De flaptekst belooft een ‘sfeervolle, sterk filmische roman’, maar een paperback van 172 blz. pleeg ik nog steeds, ouderwets misschien, een novelle te noemen. Ook dat ‘sterk filmische’ blijkt een afgemeten staccato-stijl te zijn die kaal en kortaf overkomt, en waarbij bewegingen en uiterlijkheden de overhand krijgen op de psychologische ontwikkelingen en gedachten van de karakters, die aldus nauwelijks diepte krijgen en schemerig blijven. Opvallend en bijzonder storend zijn de talloze woordherhalingen. Twee of drie maal een bepaald woord herhalen kan functioneel zijn of een origineel effect geven, maar de manier waarop de Zweed Sundman te werk gaat, zou je eerder in een opstel van een middelbare scholier verwachten.

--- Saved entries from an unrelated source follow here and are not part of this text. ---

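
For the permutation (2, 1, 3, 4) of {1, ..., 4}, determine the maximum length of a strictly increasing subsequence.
3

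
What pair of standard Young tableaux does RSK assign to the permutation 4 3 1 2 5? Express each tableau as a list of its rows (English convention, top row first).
P = [[1, 2, 5], [3], [4]], Q = [[1, 4, 5], [2], [3]]

Insert each entry of the permutation into P by Schensted row insertion, recording in Q the position of each new cell.

Insert 4: appended to row 1. P = [[4]].
Insert 3: 3 bumps 4 from row 1; 4 starts row 2. P = [[3], [4]].
Insert 1: 1 bumps 3 from row 1; 3 bumps 4 from row 2; 4 starts row 3. P = [[1], [3], [4]].
Insert 2: appended to row 1. P = [[1, 2], [3], [4]].
Insert 5: appended to row 1. P = [[1, 2, 5], [3], [4]].

So P = [[1, 2, 5], [3], [4]], Q = [[1, 4, 5], [2], [3]].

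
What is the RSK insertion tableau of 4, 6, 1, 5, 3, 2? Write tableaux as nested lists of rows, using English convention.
P = [[1, 2], [3, 5], [4], [6]]

Insert 4: appended to row 1. P = [[4]].
Insert 6: appended to row 1. P = [[4, 6]].
Insert 1: 1 bumps 4 from row 1; 4 starts row 2. P = [[1, 6], [4]].
Insert 5: 5 bumps 6 from row 1; 6 appends to row 2. P = [[1, 5], [4, 6]].
Insert 3: 3 bumps 5 from row 1; 5 bumps 6 from row 2; 6 starts row 3. P = [[1, 3], [4, 5], [6]].
Insert 2: 2 bumps 3 from row 1; 3 bumps 4 from row 2; 4 bumps 6 from row 3; 6 starts row 4. P = [[1, 2], [3, 5], [4], [6]].

So P = [[1, 2], [3, 5], [4], [6]].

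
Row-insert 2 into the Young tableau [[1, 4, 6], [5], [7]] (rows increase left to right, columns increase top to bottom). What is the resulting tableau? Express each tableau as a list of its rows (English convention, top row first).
In row 1, 2 replaces 4 (the leftmost entry greater than 2); 4 is bumped to row 2. In row 2, 4 replaces 5 (the leftmost entry greater than 4); 5 is bumped to row 3. In row 3, 5 replaces 7 (the leftmost entry greater than 5); 7 is bumped to row 4. 7 starts a new row 4. The new tableau is [[1, 2, 6], [4], [5], [7]].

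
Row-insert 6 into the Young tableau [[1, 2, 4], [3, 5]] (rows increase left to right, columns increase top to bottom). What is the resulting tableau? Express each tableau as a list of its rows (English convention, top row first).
[[1, 2, 4, 6], [3, 5]]

6 is larger than every entry of row 1, so it is appended to row 1. The new tableau is [[1, 2, 4, 6], [3, 5]].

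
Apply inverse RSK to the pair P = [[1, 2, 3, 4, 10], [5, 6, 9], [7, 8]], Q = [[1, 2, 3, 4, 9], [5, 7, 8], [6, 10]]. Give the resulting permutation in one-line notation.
Reverse the RSK construction: for i from n down to 1, find the cell of Q containing i, remove the entry at that cell from P, and reverse-bump it up through P; the value ejected from row 1 is w(i).

Step i=10: Q has 10 at row 3, column 2; remove 8 from row 3 of P and reverse-bump: 8 enters row 2 and ejects 6; 6 enters row 1 and ejects 4. So w(10) = 4. P is now [[1, 2, 3, 6, 10], [5, 8, 9], [7]].
Step i=9: Q has 9 at row 1, column 5; remove that cell from P, ejecting 10. So w(9) = 10. P is now [[1, 2, 3, 6], [5, 8, 9], [7]].
Step i=8: Q has 8 at row 2, column 3; remove 9 from row 2 of P and reverse-bump: 9 enters row 1 and ejects 6. So w(8) = 6. P is now [[1, 2, 3, 9], [5, 8], [7]].
Step i=7: Q has 7 at row 2, column 2; remove 8 from row 2 of P and reverse-bump: 8 enters row 1 and ejects 3. So w(7) = 3. P is now [[1, 2, 8, 9], [5], [7]].
Step i=6: Q has 6 at row 3, column 1; remove 7 from row 3 of P and reverse-bump: 7 enters row 2 and ejects 5; 5 enters row 1 and ejects 2. So w(6) = 2. P is now [[1, 5, 8, 9], [7]].
Step i=5: Q has 5 at row 2, column 1; remove 7 from row 2 of P and reverse-bump: 7 enters row 1 and ejects 5. So w(5) = 5. P is now [[1, 7, 8, 9]].
Step i=4: Q has 4 at row 1, column 4; remove that cell from P, ejecting 9. So w(4) = 9. P is now [[1, 7, 8]].
Step i=3: Q has 3 at row 1, column 3; remove that cell from P, ejecting 8. So w(3) = 8. P is now [[1, 7]].
Step i=2: Q has 2 at row 1, column 2; remove that cell from P, ejecting 7. So w(2) = 7. P is now [[1]].
Step i=1: Q has 1 at row 1, column 1; remove that cell from P, ejecting 1. So w(1) = 1. P is now [].

So w = 1 7 8 9 5 2 3 6 10 4.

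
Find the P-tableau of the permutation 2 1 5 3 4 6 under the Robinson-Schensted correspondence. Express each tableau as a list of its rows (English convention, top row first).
Insert 2: appended to row 1. P = [[2]].
Insert 1: 1 bumps 2 from row 1; 2 starts row 2. P = [[1], [2]].
Insert 5: appended to row 1. P = [[1, 5], [2]].
Insert 3: 3 bumps 5 from row 1; 5 appends to row 2. P = [[1, 3], [2, 5]].
Insert 4: appended to row 1. P = [[1, 3, 4], [2, 5]].
Insert 6: appended to row 1. P = [[1, 3, 4, 6], [2, 5]].

So P = [[1, 3, 4, 6], [2, 5]].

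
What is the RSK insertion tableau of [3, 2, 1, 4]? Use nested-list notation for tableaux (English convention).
P = [[1, 4], [2], [3]]

Insert 3: appended to row 1. P = [[3]].
Insert 2: 2 bumps 3 from row 1; 3 starts row 2. P = [[2], [3]].
Insert 1: 1 bumps 2 from row 1; 2 bumps 3 from row 2; 3 starts row 3. P = [[1], [2], [3]].
Insert 4: appended to row 1. P = [[1, 4], [2], [3]].

So P = [[1, 4], [2], [3]].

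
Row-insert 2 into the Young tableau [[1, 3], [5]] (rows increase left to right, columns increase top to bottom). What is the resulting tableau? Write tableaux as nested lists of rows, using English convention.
[[1, 2], [3], [5]]

In row 1, 2 replaces 3 (the leftmost entry greater than 2); 3 is bumped to row 2. In row 2, 3 replaces 5 (the leftmost entry greater than 3); 5 is bumped to row 3. 5 starts a new row 3. The new tableau is [[1, 2], [3], [5]].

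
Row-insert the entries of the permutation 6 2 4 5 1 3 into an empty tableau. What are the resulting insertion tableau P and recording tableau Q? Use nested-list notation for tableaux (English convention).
P = [[1, 3, 5], [2, 4], [6]], Q = [[1, 3, 4], [2, 6], [5]]

Insert each entry of the permutation into P by Schensted row insertion, recording in Q the position of each new cell.

Insert 6: appended to row 1. P = [[6]], Q = [[1]].
Insert 2: 2 bumps 6 from row 1; 6 starts row 2. P = [[2], [6]], Q = [[1], [2]].
Insert 4: appended to row 1. P = [[2, 4], [6]], Q = [[1, 3], [2]].
Insert 5: appended to row 1. P = [[2, 4, 5], [6]], Q = [[1, 3, 4], [2]].
Insert 1: 1 bumps 2 from row 1; 2 bumps 6 from row 2; 6 starts row 3. P = [[1, 4, 5], [2], [6]], Q = [[1, 3, 4], [2], [5]].
Insert 3: 3 bumps 4 from row 1; 4 appends to row 2. P = [[1, 3, 5], [2, 4], [6]], Q = [[1, 3, 4], [2, 6], [5]].

So P = [[1, 3, 5], [2, 4], [6]], Q = [[1, 3, 4], [2, 6], [5]].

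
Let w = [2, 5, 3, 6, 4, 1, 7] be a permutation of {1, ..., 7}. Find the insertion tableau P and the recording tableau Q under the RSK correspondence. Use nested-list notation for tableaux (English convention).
P = [[1, 3, 4, 7], [2, 6], [5]], Q = [[1, 2, 4, 7], [3, 5], [6]]

Insert each entry of the permutation into P by Schensted row insertion, recording in Q the position of each new cell.

Insert 2: appended to row 1. P = [[2]].
Insert 5: appended to row 1. P = [[2, 5]].
Insert 3: 3 bumps 5 from row 1; 5 starts row 2. P = [[2, 3], [5]].
Insert 6: appended to row 1. P = [[2, 3, 6], [5]].
Insert 4: 4 bumps 6 from row 1; 6 appends to row 2. P = [[2, 3, 4], [5, 6]].
Insert 1: 1 bumps 2 from row 1; 2 bumps 5 from row 2; 5 starts row 3. P = [[1, 3, 4], [2, 6], [5]].
Insert 7: appended to row 1. P = [[1, 3, 4, 7], [2, 6], [5]].

So P = [[1, 3, 4, 7], [2, 6], [5]], Q = [[1, 2, 4, 7], [3, 5], [6]].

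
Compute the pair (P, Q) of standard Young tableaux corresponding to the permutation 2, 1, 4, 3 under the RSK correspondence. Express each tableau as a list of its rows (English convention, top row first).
P = [[1, 3], [2, 4]], Q = [[1, 3], [2, 4]]

Insert each entry of the permutation into P by Schensted row insertion, recording in Q the position of each new cell.

After inserting 2: P = [[2]].
After inserting 1: P = [[1], [2]].
After inserting 4: P = [[1, 4], [2]].
After inserting 3: P = [[1, 3], [2, 4]].

So P = [[1, 3], [2, 4]], Q = [[1, 3], [2, 4]].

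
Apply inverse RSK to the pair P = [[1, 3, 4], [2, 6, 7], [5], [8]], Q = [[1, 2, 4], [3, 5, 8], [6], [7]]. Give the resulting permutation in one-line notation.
5 6 2 8 7 3 1 4

Reverse the RSK construction: for i from n down to 1, find the cell of Q containing i, remove the entry at that cell from P, and reverse-bump it up through P; the value ejected from row 1 is w(i).

Step i=8: Q has 8 at row 2, column 3; remove 7 from row 2 of P and reverse-bump: 7 enters row 1 and ejects 4. So w(8) = 4. P is now [[1, 3, 7], [2, 6], [5], [8]].
Step i=7: Q has 7 at row 4, column 1; remove 8 from row 4 of P and reverse-bump: 8 enters row 3 and ejects 5; 5 enters row 2 and ejects 2; 2 enters row 1 and ejects 1. So w(7) = 1. P is now [[2, 3, 7], [5, 6], [8]].
Step i=6: Q has 6 at row 3, column 1; remove 8 from row 3 of P and reverse-bump: 8 enters row 2 and ejects 6; 6 enters row 1 and ejects 3. So w(6) = 3. P is now [[2, 6, 7], [5, 8]].
Step i=5: Q has 5 at row 2, column 2; remove 8 from row 2 of P and reverse-bump: 8 enters row 1 and ejects 7. So w(5) = 7. P is now [[2, 6, 8], [5]].
Step i=4: Q has 4 at row 1, column 3; remove that cell from P, ejecting 8. So w(4) = 8. P is now [[2, 6], [5]].
Step i=3: Q has 3 at row 2, column 1; remove 5 from row 2 of P and reverse-bump: 5 enters row 1 and ejects 2. So w(3) = 2. P is now [[5, 6]].
Step i=2: Q has 2 at row 1, column 2; remove that cell from P, ejecting 6. So w(2) = 6. P is now [[5]].
Step i=1: Q has 1 at row 1, column 1; remove that cell from P, ejecting 5. So w(1) = 5. P is now [].

So w = 5 6 2 8 7 3 1 4.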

Stijl en verhaal zijn niet bepaald van die aard dat ze de lezer opslorpen, hem meesleuren in wat bij fraaie boeken een rivier met sterke stroming kan zijn, en bij magnifieke literatuur zal uitgroeien tot een woeste, kolkende bergstroom. Afgezien van de woordherhalingen is het geheel niet slecht geschreven of oninteressant, maar je raakt niet voldoende geïntrigeerd en geboeid om popelend van nieuwsgierigheid naar die laatste bladzijden het boekje in één keer uit te lezen; daarvoor blijft een en ander te kleurloos, te grijs.
Net als het omslag met wat kleur en een tekening werd opgevrolijkt, bevat Het verhaal van Sam enige intelligente en originele zinnen of beschrijvingen, maar het water wordt er nauwelijks door in beroering gebracht.